Offert par Les Affaires


Édition du 01 Novembre 2014

«Les FNB iShares de l'agriculture et des infrastructures sont une solution de rechange aux ressources»- John De Goey, gestionnaire de portefeuille de BBSL

Offert par Les Affaires


Édition du 01 Novembre 2014

Par Stéphane Rolland

John De Goey, gestionnaire de portefeuille de BBSL

Quels fonds négociés en Bourse (FNB) sont sur votre écran radar ?


Si vous pensez qu'un portefeuille diversifié doit inclure des biens durables, l'agriculture et les infrastructures sont des secteurs attrayants au moment où les ressources naturelles enregistrent de piètres rendements. L'iShares Global Infrastructure Index (Tor., CIF) et l'iShares Global Agriculture Index (Tor., COW) sont deux FNB qui permettent d'y investir. Le besoin de rénover les infrastructures se fait sentir partout dans le monde. Je vis à Toronto, et mes déplacements sont ralentis tous les jours par les travaux publics. Nous ne sommes pas l'exception. Du côté de l'agriculture, l'économie et la démographie mondiales sont en croissance. En Chine, des terres agricoles sont dézonées en faveur du développement urbain. Jumelez l'augmentation des bouches à nourrir et la réduction des surfaces cultivables, et vous avez de bonnes conditions pour prévoir que l'industrie performera bien à long terme.


Quelle région favorisez-vous ?


J'aime bien les FNB indiciels de Vanguard suivants : le FTSE Canada Index (Tor., VCE), l'indice du S&P 500 (Tor., VFV) et le FTSE Emerging Markets Index (Tor., VEE). Je crois que ce sont les meilleurs paris en matière de croissance sur un horizon d'au moins cinq ans. Pendant la même période, les perspectives pour l'Europe sont plus incertaines.

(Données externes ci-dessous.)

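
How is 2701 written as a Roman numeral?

Convert 2701 to Roman numerals:
  2701 contains 2×1000 (MM)
  701 contains 1×500 (D)
  201 contains 2×100 (CC)
  1 contains 1×1 (I)

MMDCCI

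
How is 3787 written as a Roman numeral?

Convert 3787 to Roman numerals:
  3787 contains 3×1000 (MMM)
  787 contains 1×500 (D)
  287 contains 2×100 (CC)
  87 contains 1×50 (L)
  37 contains 3×10 (XXX)
  7 contains 1×5 (V)
  2 contains 2×1 (II)

MMMDCCLXXXVII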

Lorsque vous investissez aux États-Unis, vous protégez-vous contre le risque de devise ?


Personnellement, je n'ai pas de préjugé favorable envers l'un ou l'autre. Je m'ajuste aux préférences du client. Au fil des ans, le coût de la couverture contre le risque de devise s'est réduit à un niveau qui n'est pas assez considérable pour s'en préoccuper, selon moi.